La France s'apprête à franchir un pas significatif vers la régulation de la consommation vestimentaire. Le parlement est sur le point d’adopter définitivement une loi pour freiner l’expansion de l’ultra fast fashion, représentée par des acteurs majeurs tels que Shein. Ce vote, attendu lundi, intervient après deux ans de débats animés, centrés autour de la nécessité de réguler ce secteur qui pèse lourdement sur l’environnement.
Le secteur textile est responsable d'environ 10 % des émissions mondiales de gaz à effet de serre. Les plateformes comme Shein, Temu et AliExpress sont régulièrement pointées du doigt pour leur offre de produits à bas coût, entraînant une proliferation de déchets et une pollution significative. Serge Papin, ministre du Commerce, a souligné lors des dernières discussions à l’Assemblée que "l’essor de ces marques était désormais sur toutes les lèvres en France".
Les entreprises européennes à l'abri
Le texte, qui doit désormais être validé par le Sénat, vise à encadrer la production de vêtements à bas prix tout en laissant de côté les marques européennes produisant aussi en grande quantité comme Zara ou Kiabi. Le gouvernement a opté pour une approche ciblée, se concentrant sur les géants asiatiques. Cependant, cette décision a suscité des critiques de la part de divers partis de gauche, qui estiment que l’ambition initiale du texte a été diluée sous la pression des lobbies. Charles Fournier, du groupe écologiste, a exprimé son mécontentement : "Zara, H & M et d'autres ne sont pas des exemples de durabilité".
Des associations engagées dans la lutte contre la fast fashion, telles que Stop Fast Fashion, ont également exprimé leurs réserves, qualifiant le projet de "version affaiblie" de ce qu'elle aurait dû être.
Une première étape vers un changement durable
Anne-Cécile Violland, députée à l'origine du texte, a reconnu les critiques mais a insisté sur la nécessité d'un projet "opérationnel rapidement". "C'est une première étape dans la lutte contre Shein", a-t-elle déclaré. L'initiative propose notamment l’instauration d’un malus financier croissant, atteignant jusqu'à 20 euros par article d’ici 2030, qui sera réinvesti dans des infrastructures de recyclage.

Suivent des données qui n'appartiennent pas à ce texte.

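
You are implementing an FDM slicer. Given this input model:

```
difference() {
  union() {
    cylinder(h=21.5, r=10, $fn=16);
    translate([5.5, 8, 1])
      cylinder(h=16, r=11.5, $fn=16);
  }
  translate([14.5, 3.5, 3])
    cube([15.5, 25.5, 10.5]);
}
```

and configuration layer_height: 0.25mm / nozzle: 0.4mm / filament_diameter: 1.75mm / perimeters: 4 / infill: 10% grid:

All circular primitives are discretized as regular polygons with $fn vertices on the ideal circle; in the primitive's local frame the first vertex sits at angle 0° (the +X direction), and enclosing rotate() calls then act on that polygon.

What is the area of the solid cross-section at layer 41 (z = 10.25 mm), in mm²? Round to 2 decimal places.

At z = 10.25 mm: the cylinder: section is a regular 16-gon, circumradius r=10 (area = (16/2)·10.000²·sin(360°/16) = 306.15 mm²); the cylinder at (5.5, 8): section is a regular 16-gon, circumradius r=11.5 (area = (16/2)·11.500²·sin(360°/16) = 404.88 mm²); Taking the union: the regions partially overlap — summed areas 711.03 mm² minus the doubly-counted overlap 154.11 mm² gives 556.92 mm² — area = 556.92 mm²; the cube at (14.5, 3.5) is present — its section is the full 15.5×25.5 rectangle (area 395.25 mm²); After the difference (first − rest): starting from the result so far (556.92 mm²), the 15.5×25.5 cube at (14.5, 3.5) partially overlaps it — only the 20.28 mm² overlap (of its 395.25 mm²) is removed, clipping the outline — area = 536.64 mm². Overall, the cross-section is a single solid region. Net area = 536.64 mm².

536.64 mm²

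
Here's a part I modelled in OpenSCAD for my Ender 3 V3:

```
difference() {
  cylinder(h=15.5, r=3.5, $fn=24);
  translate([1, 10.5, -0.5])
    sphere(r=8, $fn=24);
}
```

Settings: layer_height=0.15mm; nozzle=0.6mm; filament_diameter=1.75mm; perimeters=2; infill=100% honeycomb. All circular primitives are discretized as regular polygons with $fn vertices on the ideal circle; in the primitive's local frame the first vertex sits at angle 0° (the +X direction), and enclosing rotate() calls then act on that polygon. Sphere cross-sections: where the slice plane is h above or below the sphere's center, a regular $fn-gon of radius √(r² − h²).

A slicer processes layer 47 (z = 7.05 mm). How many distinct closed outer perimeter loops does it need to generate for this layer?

1

At z = 7.05 mm: the r=3.5 cylinder contributes a regular 24-gon of circumradius 3.5; the r=8 sphere at (1, 10.5) contributes a regular 24-gon of circumradius √(8²−7.55²) = 2.645; Subtracting the remaining from the first: starting from the r=3.5 cylinder, the r=8 sphere at (1, 10.5) misses the remaining region (no effect) — 1 connected region. The result has 1 disconnected region.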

En outre, les entreprises de fast fashion devront faire figurer des messages prônant la sobriété et la réparation sur leurs sites. De plus, la loi prohibera la publicité pour ces marques, y compris par le biais d'influenceurs, une mesure toujours sujette à des interrogations concernant sa compatibilité avec les règles européennes. Le gouvernement repose sur des dérogations existantes comme celles de la loi Evin pour contrer les publicités liées à l’alcool et au tabac.
Malgré des incertitudes, Sylvie Valente Le Hir, rapporteure du texte, reste optimiste quant à l’adoption : "Tout semble réuni pour que cela se concrétise", a-t-elle affirmé.